O cidadão brasileiro, agora abandonado pelos seus defensores, só, no quarto escuro da violência travestida de instituição, não tem ao que se escorar - seus recursos legais são utilizados a seu desfavor, sua voz levantada fere a honra da autoridade, seu grito de socorro é um desacato. Também não tem aonde ir - é bastardo de sua pátria, rejeitado por sua mãe (gentil só for aos outros). Está como José (de Drummond de Andrade):
“Sozinho no escuro/ qual bicho-do-mato,/ sem teogonia,/ sem parede nua/ para se encostar,/ sem cavalo preto/ que fuja a galope/ você marcha, José!/ José, para onde?”

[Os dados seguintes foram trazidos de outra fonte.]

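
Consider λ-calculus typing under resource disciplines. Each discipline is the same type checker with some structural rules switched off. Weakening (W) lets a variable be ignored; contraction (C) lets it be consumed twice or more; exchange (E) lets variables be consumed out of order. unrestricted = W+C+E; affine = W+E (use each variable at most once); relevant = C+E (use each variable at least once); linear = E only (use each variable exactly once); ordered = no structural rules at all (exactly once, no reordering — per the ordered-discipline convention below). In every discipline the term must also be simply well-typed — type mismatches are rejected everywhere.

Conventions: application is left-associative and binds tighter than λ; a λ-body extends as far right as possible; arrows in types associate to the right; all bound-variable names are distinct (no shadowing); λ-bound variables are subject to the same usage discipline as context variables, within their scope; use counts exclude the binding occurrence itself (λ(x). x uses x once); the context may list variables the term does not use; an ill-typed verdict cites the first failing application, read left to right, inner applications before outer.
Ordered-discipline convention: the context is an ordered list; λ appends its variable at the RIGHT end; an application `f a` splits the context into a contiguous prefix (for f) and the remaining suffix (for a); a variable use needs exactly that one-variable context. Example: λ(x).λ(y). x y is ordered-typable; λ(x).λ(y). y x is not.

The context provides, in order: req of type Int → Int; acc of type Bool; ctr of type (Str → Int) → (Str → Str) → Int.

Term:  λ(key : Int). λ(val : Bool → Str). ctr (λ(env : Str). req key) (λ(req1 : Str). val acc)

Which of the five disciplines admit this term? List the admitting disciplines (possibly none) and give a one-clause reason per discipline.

accepted by: affine, unrestricted
use counts: req ×1, acc ×1, ctr ×1, key (λ-bound) ×1, val (λ-bound) ×1, env (λ-bound) ×0, req1 (λ-bound) ×0
order of uses: ctr, req, key, val, acc
typing: the term checks, with type Int → (Bool → Str) → Int
ordered: ✗, env, req1 never used (weakening)
linear: ✗, env, req1 never used (weakening)
affine: ✓, no duplicate uses among req, acc, ctr, key, val, env, req1
relevant: ✗, env, req1 never used (weakening)
unrestricted: ✓, simply typable at Int → (Bool → Str) → Int; W, C, E all held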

Ainda não é o fim. Trevas mais duradouras já se assomaram ao horizonte e mostraram o caminho da resistência. A falta de leis nunca foi um problema. O Pacto Internacional de Direitos Civis e Políticos, em seu artigo 19, parágrafo 1, estabelece que “ninguém será molestado por suas opiniões”. O que falta – e o que se impõe – é a resistência. A resistência ao poder autoritário e despótico que se irrompe das Instituições e provoca o que a mais abjeta das injustiças. Oposição esta que de longe seria ilegal, mas, ao revés, manifestação viva do titular soberano do poder, uma vez que nenhum crime praticado pelo ser humano, por maior gravidade que apresente, compara-se, ainda que remotamente, aquele exercido pela autoridade, que investida de suas funções outorgadas, transgride ela própria o direito, Tal infâmia institucional, violência de cima, é como Ihering já apontava, o guardião e sentinela da lei que se transforma em seu assassino, é o médico que envenena o enfermo, o tutor que estrangula o tutelado[2].
É com muita razão que o pai de família do Paraná asseverou que foi preso por emitir sua opinião.
E é com a solidariedade de um cidadão que termino este artigo, que nada mais é do que uma forma de resistência, mas não por mera simpatia. “Tempos de autoritarismo não são tempos de resignação nem de pessimismo”.[3] Cabe a todo indivíduo responder ao espirito de sua época com a resposta que ela merece. Um Estado que se diz Democrático e não tolera a expressão de qualquer do povo, verte em sangue o direito, cujo proveito somente tem a tirania.
Cuando la Tiranía se hace Ley, la Rebelión es un Derecho" (Simon Bolívar)
(Serei preso também por esta opinião?)
[1] AGAMBEN, G. Estado de Exceção. Tradução de Iraci D. Poleti. São Paulo: Boitempo, 2004.
[2] A luta pelo Direito. Bauru: Edipro, 2001.
[3] ZAFFARONI, Eugenio Raúl. Em busca das penas perdidas: a perda da legitimidade do sistema penal. 5. ed Rio de Janeiro: Revan, 2001. 281 p.